Lecture of the 2019 Ariens Awardee (Award in memory of Professor E.J. Ariens of the Dutch Pharmacological Society)

Professor Stephen Hill, Professor of Molecular Pharmacology, Faculty of Medicine & Health Sciences, The University of Nottingham Medical School

“Fluorescent ligand and NanoBRET approaches to study target engagement and ligand-binding kinetics at GPCRs and RTKs”

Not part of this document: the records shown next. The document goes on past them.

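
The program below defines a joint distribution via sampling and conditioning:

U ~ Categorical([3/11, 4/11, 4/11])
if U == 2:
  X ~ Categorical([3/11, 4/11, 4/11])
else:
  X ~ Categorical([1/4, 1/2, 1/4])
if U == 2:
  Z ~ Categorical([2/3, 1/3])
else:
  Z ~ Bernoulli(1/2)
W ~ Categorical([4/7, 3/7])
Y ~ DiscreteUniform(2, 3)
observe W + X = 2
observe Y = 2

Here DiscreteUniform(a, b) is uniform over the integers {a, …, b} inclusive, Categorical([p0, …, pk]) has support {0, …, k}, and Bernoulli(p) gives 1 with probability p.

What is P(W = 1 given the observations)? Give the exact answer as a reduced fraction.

Enumerate traces; 12 have nonzero weight after conditioning:
  (U=0, X=1, Z=0, W=1, Y=2) weight 9/616
  (U=0, X=1, Z=1, W=1, Y=2) weight 9/616
  (U=0, X=2, Z=0, W=0, Y=2) weight 3/308
  (U=0, X=2, Z=1, W=0, Y=2) weight 3/308
  (U=1, X=1, Z=0, W=1, Y=2) weight 3/154
  (U=1, X=1, Z=1, W=1, Y=2) weight 3/154
  (U=1, X=2, Z=0, W=0, Y=2) weight 1/77
  (U=1, X=2, Z=1, W=0, Y=2) weight 1/77
  … 4 more
Group by W:
  weight(W=0) = 141/1694
  weight(W=1) = 327/3388
Total weight = 141/1694 + 327/3388 = 87/484
P(W=0 | obs) = 141/1694 / 87/484 = 94/203
P(W=1 | obs) = 327/3388 / 87/484 = 109/203

P(W = 1 | obs) = 109/203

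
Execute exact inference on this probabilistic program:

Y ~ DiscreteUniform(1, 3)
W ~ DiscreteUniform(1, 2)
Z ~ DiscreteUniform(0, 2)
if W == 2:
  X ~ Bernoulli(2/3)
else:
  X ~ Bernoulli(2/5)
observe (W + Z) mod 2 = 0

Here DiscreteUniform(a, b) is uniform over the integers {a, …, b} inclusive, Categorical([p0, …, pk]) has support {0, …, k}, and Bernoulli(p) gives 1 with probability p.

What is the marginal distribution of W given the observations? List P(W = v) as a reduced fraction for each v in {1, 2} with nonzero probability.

P(W=1) = 1/3, P(W=2) = 2/3

Enumerate traces; 18 have nonzero weight after conditioning:
  (Y=1, W=1, Z=1, X=0) weight 1/30
  (Y=1, W=1, Z=1, X=1) weight 1/45
  (Y=1, W=2, Z=0, X=0) weight 1/54
  (Y=1, W=2, Z=0, X=1) weight 1/27
  (Y=1, W=2, Z=2, X=0) weight 1/54
  (Y=1, W=2, Z=2, X=1) weight 1/27
  (Y=2, W=1, Z=1, X=0) weight 1/30
  (Y=2, W=1, Z=1, X=1) weight 1/45
  … 10 more
Group by W:
  weight(W=1) = 1/6
  weight(W=2) = 1/3
Total weight = 1/6 + 1/3 = 1/2
P(W=1 | obs) = 1/6 / 1/2 = 1/3
P(W=2 | obs) = 1/3 / 1/2 = 2/3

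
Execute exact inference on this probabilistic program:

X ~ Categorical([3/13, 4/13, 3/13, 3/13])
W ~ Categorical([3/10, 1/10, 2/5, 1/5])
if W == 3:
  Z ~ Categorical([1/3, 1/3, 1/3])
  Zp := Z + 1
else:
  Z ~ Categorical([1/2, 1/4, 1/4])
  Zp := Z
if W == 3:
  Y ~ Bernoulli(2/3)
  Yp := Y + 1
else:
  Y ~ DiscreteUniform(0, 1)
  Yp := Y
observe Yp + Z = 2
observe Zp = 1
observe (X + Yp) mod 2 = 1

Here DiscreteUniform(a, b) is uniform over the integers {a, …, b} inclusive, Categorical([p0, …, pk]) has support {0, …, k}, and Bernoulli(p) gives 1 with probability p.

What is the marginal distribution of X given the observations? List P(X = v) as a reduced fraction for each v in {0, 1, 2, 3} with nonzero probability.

P(X=0) = 27/82, P(X=1) = 8/41, P(X=2) = 27/82, P(X=3) = 6/41

Enumerate traces; 8 have nonzero weight after conditioning:
  (X=0, W=0, Z=1, Y=1) weight 9/1040
  (X=0, W=1, Z=1, Y=1) weight 3/1040
  (X=0, W=2, Z=1, Y=1) weight 3/260
  (X=1, W=3, Z=0, Y=1) weight 8/585
  (X=2, W=0, Z=1, Y=1) weight 9/1040
  (X=2, W=1, Z=1, Y=1) weight 3/1040
  (X=2, W=2, Z=1, Y=1) weight 3/260
  (X=3, W=3, Z=0, Y=1) weight 2/195
Group by X:
  weight(X=0) = 3/130
  weight(X=1) = 8/585
  weight(X=2) = 3/130
  weight(X=3) = 2/195
Total weight = 3/130 + 8/585 + 3/130 + 2/195 = 41/585
P(X=0 | obs) = 3/130 / 41/585 = 27/82
P(X=1 | obs) = 8/585 / 41/585 = 8/41
P(X=2 | obs) = 3/130 / 41/585 = 27/82
P(X=3 | obs) = 2/195 / 41/585 = 6/41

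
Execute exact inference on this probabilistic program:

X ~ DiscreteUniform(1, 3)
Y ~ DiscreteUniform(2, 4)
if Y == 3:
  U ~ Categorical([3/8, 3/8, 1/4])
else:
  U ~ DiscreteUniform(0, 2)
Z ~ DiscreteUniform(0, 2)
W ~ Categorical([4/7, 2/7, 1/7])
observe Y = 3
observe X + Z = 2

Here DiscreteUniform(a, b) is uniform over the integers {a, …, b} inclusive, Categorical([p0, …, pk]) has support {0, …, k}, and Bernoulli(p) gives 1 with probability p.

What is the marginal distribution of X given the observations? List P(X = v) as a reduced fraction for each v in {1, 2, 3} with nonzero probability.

P(X=1) = 1/2, P(X=2) = 1/2

Enumerate traces; 18 have nonzero weight after conditioning:
  (X=1, Y=3, U=0, Z=1, W=0) weight 1/126
  (X=1, Y=3, U=0, Z=1, W=1) weight 1/252
  (X=1, Y=3, U=0, Z=1, W=2) weight 1/504
  (X=1, Y=3, U=1, Z=1, W=0) weight 1/126
  (X=1, Y=3, U=1, Z=1, W=1) weight 1/252
  (X=1, Y=3, U=1, Z=1, W=2) weight 1/504
  (X=1, Y=3, U=2, Z=1, W=0) weight 1/189
  (X=1, Y=3, U=2, Z=1, W=1) weight 1/378
  (X=2, Y=3, U=0, Z=0, W=0) weight 1/126
  … 9 more
Group by X:
  weight(X=1) = 1/27
  weight(X=2) = 1/27
Total weight = 1/27 + 1/27 = 2/27
P(X=1 | obs) = 1/27 / 2/27 = 1/2
P(X=2 | obs) = 1/27 / 2/27 = 1/2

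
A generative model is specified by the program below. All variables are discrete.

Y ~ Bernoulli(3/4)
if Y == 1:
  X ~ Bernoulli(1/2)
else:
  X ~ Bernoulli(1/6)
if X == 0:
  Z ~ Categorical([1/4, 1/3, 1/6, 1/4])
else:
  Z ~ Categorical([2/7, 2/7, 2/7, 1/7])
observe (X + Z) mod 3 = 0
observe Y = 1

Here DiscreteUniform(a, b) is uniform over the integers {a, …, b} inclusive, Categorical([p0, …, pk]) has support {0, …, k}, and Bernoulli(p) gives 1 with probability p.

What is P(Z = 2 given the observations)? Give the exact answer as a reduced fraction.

Enumerate traces; 3 have nonzero weight after conditioning:
  (Y=1, X=0, Z=0) weight 3/32
  (Y=1, X=0, Z=3) weight 3/32
  (Y=1, X=1, Z=2) weight 3/28
Group by Z:
  weight(Z=0) = 3/32
  weight(Z=2) = 3/28
  weight(Z=3) = 3/32
Total weight = 3/32 + 3/28 + 3/32 = 33/112
P(Z=0 | obs) = 3/32 / 33/112 = 7/22
P(Z=2 | obs) = 3/28 / 33/112 = 4/11
P(Z=3 | obs) = 3/32 / 33/112 = 7/22

P(Z = 2 | obs) = 4/11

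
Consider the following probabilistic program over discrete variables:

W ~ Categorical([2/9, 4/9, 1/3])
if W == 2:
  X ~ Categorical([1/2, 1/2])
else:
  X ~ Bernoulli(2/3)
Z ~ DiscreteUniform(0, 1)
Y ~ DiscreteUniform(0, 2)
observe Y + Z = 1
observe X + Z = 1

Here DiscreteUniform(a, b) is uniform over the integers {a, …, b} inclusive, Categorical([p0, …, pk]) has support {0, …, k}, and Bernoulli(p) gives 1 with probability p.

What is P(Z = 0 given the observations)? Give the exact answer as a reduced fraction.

Enumerate traces; 6 have nonzero weight after conditioning:
  (W=0, X=0, Z=1, Y=0) weight 1/81
  (W=0, X=1, Z=0, Y=1) weight 2/81
  (W=1, X=0, Z=1, Y=0) weight 2/81
  (W=1, X=1, Z=0, Y=1) weight 4/81
  (W=2, X=0, Z=1, Y=0) weight 1/36
  (W=2, X=1, Z=0, Y=1) weight 1/36
Group by Z:
  weight(Z=0) = 11/108
  weight(Z=1) = 7/108
Total weight = 11/108 + 7/108 = 1/6
P(Z=0 | obs) = 11/108 / 1/6 = 11/18
P(Z=1 | obs) = 7/108 / 1/6 = 7/18

P(Z = 0 | obs) = 11/18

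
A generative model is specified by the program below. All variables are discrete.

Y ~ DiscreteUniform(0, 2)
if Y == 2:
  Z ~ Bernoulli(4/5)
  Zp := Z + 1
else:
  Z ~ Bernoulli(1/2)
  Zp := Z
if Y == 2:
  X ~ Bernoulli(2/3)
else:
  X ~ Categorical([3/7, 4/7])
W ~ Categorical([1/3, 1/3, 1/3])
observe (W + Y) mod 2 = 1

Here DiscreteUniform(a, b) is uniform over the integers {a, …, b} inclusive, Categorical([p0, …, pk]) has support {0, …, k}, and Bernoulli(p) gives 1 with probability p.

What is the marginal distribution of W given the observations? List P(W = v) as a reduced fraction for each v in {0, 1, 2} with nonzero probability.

Enumerate traces; 16 have nonzero weight after conditioning:
  (Y=0, Z=0, X=0, W=1) weight 1/42
  (Y=0, Z=0, X=1, W=1) weight 2/63
  (Y=0, Z=1, X=0, W=1) weight 1/42
  (Y=0, Z=1, X=1, W=1) weight 2/63
  (Y=1, Z=0, X=0, W=0) weight 1/42
  (Y=1, Z=0, X=0, W=2) weight 1/42
  (Y=1, Z=0, X=1, W=0) weight 2/63
  (Y=1, Z=0, X=1, W=2) weight 2/63
  … 8 more
Group by W:
  weight(W=0) = 1/9
  weight(W=1) = 2/9
  weight(W=2) = 1/9
Total weight = 1/9 + 2/9 + 1/9 = 4/9
P(W=0 | obs) = 1/9 / 4/9 = 1/4
P(W=1 | obs) = 2/9 / 4/9 = 1/2
P(W=2 | obs) = 1/9 / 4/9 = 1/4

P(W=0) = 1/4, P(W=1) = 1/2, P(W=2) = 1/4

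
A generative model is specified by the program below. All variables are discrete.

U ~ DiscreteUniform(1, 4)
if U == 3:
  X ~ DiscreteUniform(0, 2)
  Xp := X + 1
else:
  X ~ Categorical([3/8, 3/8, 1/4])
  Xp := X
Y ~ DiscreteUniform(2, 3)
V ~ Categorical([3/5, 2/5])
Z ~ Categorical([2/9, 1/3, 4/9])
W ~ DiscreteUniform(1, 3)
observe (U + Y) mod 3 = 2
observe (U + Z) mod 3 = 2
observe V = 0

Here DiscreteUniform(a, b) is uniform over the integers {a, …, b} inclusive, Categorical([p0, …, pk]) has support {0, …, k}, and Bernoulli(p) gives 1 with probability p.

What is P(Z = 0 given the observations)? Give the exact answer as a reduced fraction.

Enumerate traces; 18 have nonzero weight after conditioning:
  (U=2, X=0, Y=3, V=0, Z=0, W=1) weight 1/480
  (U=2, X=0, Y=3, V=0, Z=0, W=2) weight 1/480
  (U=2, X=0, Y=3, V=0, Z=0, W=3) weight 1/480
  (U=2, X=1, Y=3, V=0, Z=0, W=1) weight 1/480
  (U=2, X=1, Y=3, V=0, Z=0, W=2) weight 1/480
  (U=2, X=1, Y=3, V=0, Z=0, W=3) weight 1/480
  (U=2, X=2, Y=3, V=0, Z=0, W=1) weight 1/720
  (U=2, X=2, Y=3, V=0, Z=0, W=2) weight 1/720
  (U=3, X=0, Y=2, V=0, Z=2, W=1) weight 1/270
  … 9 more
Group by Z:
  weight(Z=0) = 1/60
  weight(Z=2) = 1/30
Total weight = 1/60 + 1/30 = 1/20
P(Z=0 | obs) = 1/60 / 1/20 = 1/3
P(Z=2 | obs) = 1/30 / 1/20 = 2/3

P(Z = 0 | obs) = 1/3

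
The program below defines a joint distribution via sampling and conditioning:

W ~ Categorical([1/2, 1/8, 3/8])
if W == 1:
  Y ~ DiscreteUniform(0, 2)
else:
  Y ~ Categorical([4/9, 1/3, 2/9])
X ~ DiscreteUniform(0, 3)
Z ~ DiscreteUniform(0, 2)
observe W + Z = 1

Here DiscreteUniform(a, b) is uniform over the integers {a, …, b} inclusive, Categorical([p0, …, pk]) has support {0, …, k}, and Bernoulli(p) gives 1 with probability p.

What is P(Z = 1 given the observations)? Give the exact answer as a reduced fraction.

Enumerate traces; 24 have nonzero weight after conditioning:
  (W=0, Y=0, X=0, Z=1) weight 1/54
  (W=0, Y=0, X=1, Z=1) weight 1/54
  (W=0, Y=0, X=2, Z=1) weight 1/54
  (W=0, Y=0, X=3, Z=1) weight 1/54
  (W=0, Y=1, X=0, Z=1) weight 1/72
  (W=0, Y=1, X=1, Z=1) weight 1/72
  (W=0, Y=1, X=2, Z=1) weight 1/72
  (W=0, Y=1, X=3, Z=1) weight 1/72
  (W=1, Y=0, X=0, Z=0) weight 1/288
  … 15 more
Group by Z:
  weight(Z=0) = 1/24
  weight(Z=1) = 1/6
Total weight = 1/24 + 1/6 = 5/24
P(Z=0 | obs) = 1/24 / 5/24 = 1/5
P(Z=1 | obs) = 1/6 / 5/24 = 4/5

P(Z = 1 | obs) = 4/5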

Professor Steve Hill is Professor of Molecular Pharmacology in the School of Life Sciences, University of Nottingham. He is also Co-Director of the new University of Birmingham and University of Nottingham Centre of Membrane Proteins and Receptors (COMPARE] and President of the British Pharmacological Society. Steve obtained his first degree in pharmacology at the University of Bristol and his PhD (pharmacology) at the University of Cambridge. His research has concentrated mainly on the molecular pharmacology of cell surface receptors (particularly G protein-coupled receptors [GPCRs] but more recently receptor tyrosine kinases). Currently, the emphasis of his work is on the study of ligand-receptor interactions in membrane microdomains of single living cells using a variety of fluorescent imaging techniques including fluorescence correlation spectroscopy, confocal imaging and resonance energy transfer techniques. In particular, he is interested in the cooperative interactions (positive and negative) between the protomers of receptor dimers, the influence of small molecule allosteric regulators on orthosteric ligand binding and signalling and the potential for protein-protein interactions between receptors and associated signalling proteins to convey signalling bias. He joined the University of Nottingham in 1981 and was subsequently promoted to Reader (1989) and Professor of Molecular Pharmacology (1995). In 1997, he became Director of the Institute of Cell Signalling and in 2008 Head of the School of Biomedical Sciences (until 2013). He was a founding director of the University of Nottingham spin-out company CellAura Technologies Ltd that provided fluorescent ligands to the scientific community until it was acquired by HelloBio in 2014. His work is currently funded by BBSRC, MRC and the EU ITN ONCORNET. Steve is an Adjunct Professor at the University of Western Australia. He was recently awarded the 2018 Vice Chancellor’s Medal from the University of Nottingham.